Tasha presses her full lips into a thin line, giving a terse little nod as the tears in her eyes spill over onto her cheeks, mixing with the blood and soot there that's only been mostly washed away. Her neck, of course, is antiseptically clean since it's been stitched up. She swallows, wincing again at the pain. "Thank you," she whispers. The intent of the message, even though her mother is still alive, weighs heavily, making the already-known fact a treasure to cherish. Her mother's last words were for her.
Last words that haven't happened yet, and won't, if she can help it. "Joanna," she says quietly, glancing at Colette, unsure if she should admit the last name. After all, most of Ferry only knows her as Tasha Oliver.
Having restrained herself by Tasha's side, anchored herself with the holding of the brunette's hand. Colette sweeps her free arm around Tasha's shoulder, burying her nose in the girl's hair at the side of her head and closes her eyes. There's silence, while Tasha and the Russian doctor speak, but when there's that lull after Joanna's name is spoken, Colette opens her mis-matched eyes slowly and turns to look up at Sasha with a serious expression, her dark brows furrowed together intently.
"It isn't going to happen," Colette insists, "that future." Swallowing with a tight throat, her attention flicks askance to Tasha, then back up to her doctor again. "Because I know somebody who's gonna' stop it, fix everything, an'— an' then nobody'll have t'die."
Teeth press down on Colette's bottom lip, draw back until the lip escapes and her stare leveled on Sasha doesn't waver. "I'm not gonna' let it happen."

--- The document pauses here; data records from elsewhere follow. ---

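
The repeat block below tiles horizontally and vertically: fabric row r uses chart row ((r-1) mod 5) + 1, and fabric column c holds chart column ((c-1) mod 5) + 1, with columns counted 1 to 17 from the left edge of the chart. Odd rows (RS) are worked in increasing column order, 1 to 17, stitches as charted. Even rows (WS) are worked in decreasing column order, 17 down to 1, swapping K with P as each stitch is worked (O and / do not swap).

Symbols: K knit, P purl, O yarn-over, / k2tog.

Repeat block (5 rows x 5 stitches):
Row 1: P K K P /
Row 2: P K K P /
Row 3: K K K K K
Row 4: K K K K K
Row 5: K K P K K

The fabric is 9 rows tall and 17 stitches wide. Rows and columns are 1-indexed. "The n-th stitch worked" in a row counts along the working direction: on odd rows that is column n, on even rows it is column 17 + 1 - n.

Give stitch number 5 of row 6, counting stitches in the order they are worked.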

"The worst people to trust," Sasha warns Colette, "are the ones who make promises they do not know they can keep." Joanna alone isn't much for him to go off of, and for a moment there's a question on the tip of his tongue, but before it can find its voice he swallows it back down again. The girl isn't going anywhere, not for another day or two at least. What he said about the fox and the hunter is true but does not only apply to the armed forces patrolling the greenbelt's borders and the insurgents hiding inside.
Eventually, Tasha will go home to see her mother. With patience—
"If you need anything," he says, finally turning to leave, "ask them for Kozlow."

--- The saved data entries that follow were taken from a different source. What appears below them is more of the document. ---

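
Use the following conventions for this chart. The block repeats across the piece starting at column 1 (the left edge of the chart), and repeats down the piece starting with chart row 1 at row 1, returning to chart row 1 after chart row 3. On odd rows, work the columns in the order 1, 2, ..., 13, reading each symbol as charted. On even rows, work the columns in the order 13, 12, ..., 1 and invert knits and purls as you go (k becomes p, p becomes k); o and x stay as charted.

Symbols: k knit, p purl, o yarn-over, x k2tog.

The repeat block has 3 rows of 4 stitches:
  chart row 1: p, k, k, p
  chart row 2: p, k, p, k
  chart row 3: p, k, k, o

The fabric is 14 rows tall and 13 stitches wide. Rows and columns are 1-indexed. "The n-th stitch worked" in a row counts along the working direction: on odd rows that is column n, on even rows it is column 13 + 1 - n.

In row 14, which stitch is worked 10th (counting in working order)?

Stitch:
p

Derivation:
Row 14 uses chart row ((14-1) mod 3)+1 = 2. Row 14 is even, so WS.
Chart row 2 tiled across columns 1-13: p k p k p k p k p k p k p
WS row: flip the tiled sequence (start at column 13) and apply k<->p; o and x stay.
Row 14 as worked: k p k p k p k p k p k p k
The 10th stitch worked is p.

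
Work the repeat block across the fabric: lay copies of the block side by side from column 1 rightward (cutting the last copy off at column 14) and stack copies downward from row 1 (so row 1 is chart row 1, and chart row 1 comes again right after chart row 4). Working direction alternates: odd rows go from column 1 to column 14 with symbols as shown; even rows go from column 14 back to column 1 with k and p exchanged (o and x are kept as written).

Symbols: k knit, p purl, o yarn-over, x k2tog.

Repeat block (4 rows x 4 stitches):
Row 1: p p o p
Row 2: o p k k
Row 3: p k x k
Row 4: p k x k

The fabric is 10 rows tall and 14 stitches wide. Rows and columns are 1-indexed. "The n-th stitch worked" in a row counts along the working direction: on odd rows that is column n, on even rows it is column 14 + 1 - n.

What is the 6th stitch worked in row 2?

== STITCH ==
o

Derivation:
Row 2: (2-1) mod 4 = 1, so use chart row 2. Even row -> WS.
Chart row 2 tiled across columns 1-14: o p k k o p k k o p k k o p
WS row: flip the tiled sequence (start at column 14) and apply k<->p; o and x stay.
Row 2 as worked: k o p p k o p p k o p p k o
The 6th stitch worked is o.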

"I know. I know. But if he does see her…" Tasha murmurs to Colette. They keep promising each other this, that it won't happen, that they won't let it happen, that everything is different. And yet here is the 'Russian' her mother doesn't know, now tied in an explicable way to her own life, someone she hadn't met until yesterday who carried her to safety. She can't remember the details, but his face, she saw in her dreams, and she felt that he was a friend as soon as she saw him in her little makeshift hospital room.
"Thank you, Mister Kozlow," she whispers, this whisper borne of emotion rather than the trauma to her throat.
Tamara must have known he was not going to sit with them, for when she passes him on the way back in with a tray of soup bowls, Kozlow's meal is handed to him in a mug.